In the film’s opening scene, Gritt is literally in the shadows. She’s in the Big Apple, working as a chaperone to an actress with Down’s Syndrome, Marte (Marte Wexelsen Goksøyr). The subtle yet persistent tension between how Marte sees herself – as a perspicacious performer recognised not for her talent but only for her disability – versus how Gritt sees her (sympathetically, but also as riding the diversity ticket) makes for the film’s overriding arch. After Marte and Gritt return to Oslo, they reunite on reversed terms, with Gritt being helpless and Marte providing some stability. But tellingly, Gritt, in her desperate insularity, doesn’t recognise this reversal – or their affinity as driven women artists.

Birgitte Larsen as Gritt

Rivetingly, nail-bitingly played by Birgitte Larsen, Gritt is subdued yet flinty. Rather than present Gritt as earnestly likeable, Guttormsen pulls no punches on her envy of other artists. In fact, Gritt’s vulnerability and neediness enthral despite her hang-ups. There’s a glory in writing and directing a female character with such stubborn abandon, to the point of abjection, even a brink of madness.

The latter never devolves into a ‘Van Gogh’s ear’ generality. Gritt is not a fuming mad woman – though she will eventually call herself a witch, as a result of her keen interest in rituals. But first she hires herself out as a janitor-cum-coffee-fetcher at the renowned (actual) theatre company, Theater of Cruelty, guided by the director and actor Lars Øyno (playing himself). Gritt’s veneration of Lars borders on idolatry, but her desire to steal some of his creative flame causes her to overstep boundaries. She falls victim to greater forces conspiring against her, or to her own wilful design – that is for viewers to decide.

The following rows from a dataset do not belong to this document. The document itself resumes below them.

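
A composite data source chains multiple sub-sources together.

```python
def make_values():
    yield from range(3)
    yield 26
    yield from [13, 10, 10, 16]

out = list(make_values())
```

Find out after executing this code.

Step 1: Trace yields in order:
  yield 0
  yield 1
  yield 2
  yield 26
  yield 13
  yield 10
  yield 10
  yield 16
Therefore out = [0, 1, 2, 26, 13, 10, 10, 16].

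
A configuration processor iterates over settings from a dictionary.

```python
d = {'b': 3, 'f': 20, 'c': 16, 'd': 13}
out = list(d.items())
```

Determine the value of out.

Step 1: d.items() returns (key, value) pairs in insertion order.
Therefore out = [('b', 3), ('f', 20), ('c', 16), ('d', 13)].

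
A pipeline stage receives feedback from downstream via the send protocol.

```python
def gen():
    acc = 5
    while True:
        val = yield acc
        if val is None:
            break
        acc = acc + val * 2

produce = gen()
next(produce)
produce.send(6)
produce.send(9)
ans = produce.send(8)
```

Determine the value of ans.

Step 1: next() -> yield acc=5.
Step 2: send(6) -> val=6, acc = 5 + 6*2 = 17, yield 17.
Step 3: send(9) -> val=9, acc = 17 + 9*2 = 35, yield 35.
Step 4: send(8) -> val=8, acc = 35 + 8*2 = 51, yield 51.
Therefore ans = 51.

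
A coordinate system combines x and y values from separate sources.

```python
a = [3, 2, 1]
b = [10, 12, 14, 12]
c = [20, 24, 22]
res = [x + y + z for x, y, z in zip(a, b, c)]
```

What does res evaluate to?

Step 1: zip three lists (truncates to shortest, len=3):
  3 + 10 + 20 = 33
  2 + 12 + 24 = 38
  1 + 14 + 22 = 37
Therefore res = [33, 38, 37].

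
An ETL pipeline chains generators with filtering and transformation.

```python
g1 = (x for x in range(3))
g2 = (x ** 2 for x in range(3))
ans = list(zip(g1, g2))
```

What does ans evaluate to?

Step 1: g1 produces [0, 1, 2].
Step 2: g2 produces [0, 1, 4].
Step 3: zip pairs them: [(0, 0), (1, 1), (2, 4)].
Therefore ans = [(0, 0), (1, 1), (2, 4)].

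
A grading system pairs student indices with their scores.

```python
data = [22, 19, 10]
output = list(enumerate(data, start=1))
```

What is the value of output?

Step 1: enumerate with start=1:
  (1, 22)
  (2, 19)
  (3, 10)
Therefore output = [(1, 22), (2, 19), (3, 10)].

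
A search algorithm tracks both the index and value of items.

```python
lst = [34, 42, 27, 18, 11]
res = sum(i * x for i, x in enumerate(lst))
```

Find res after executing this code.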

While the tightly-wound spectacle of Gritt borrows its ethos from Dogma, it also comes sublimely close to Agnès Varda’s epic tale of feminist desultory wandering Vagabond. Having failed to launch herself as a director – after briefly working on a docu-experience featuring refugees – Gritt ends up living a hermit’s life. In one striking scene, she smears her menstrual blood on her doorpost.

Her abandon of modesty and cleanliness echoes the self-willed abjection of Varda’s film. Gritt’s closing scene, with Gritt emerging from her woodsy confinement to hitchhike, is a direct evocation of Vagabond’s exhilaration (the sheer wonderment of the open road) and peril. In both cases, freedom, artistic or existential, carries enormous risks when pursued with such fearsome determination.

Guttormsen’s episodic, frenetic directorial approach – with four co-cinematographers led by Patrik Säfström, and with three editors – captures perfectly Gritt’s angst. With the camera tight in key scenes, Larsen’s wan figure and delicately chiseled face fill the frame, conveying the immensity of her desire, but also the danger of it blotting out the world. It blots out Marte, as a possible ally, the refugees whose experience Gritt dramatises, plus the dispassionately altruistic Lars – perhaps even Gritt herself.

In the end, the film’s hurtling energy will be recognisable to anyone who’s had a brush with creative work: there’s the gnawing fear that Gritt may just collapse under the weight of disillusionment, set off by the sheer resilience it takes to pull through it at all.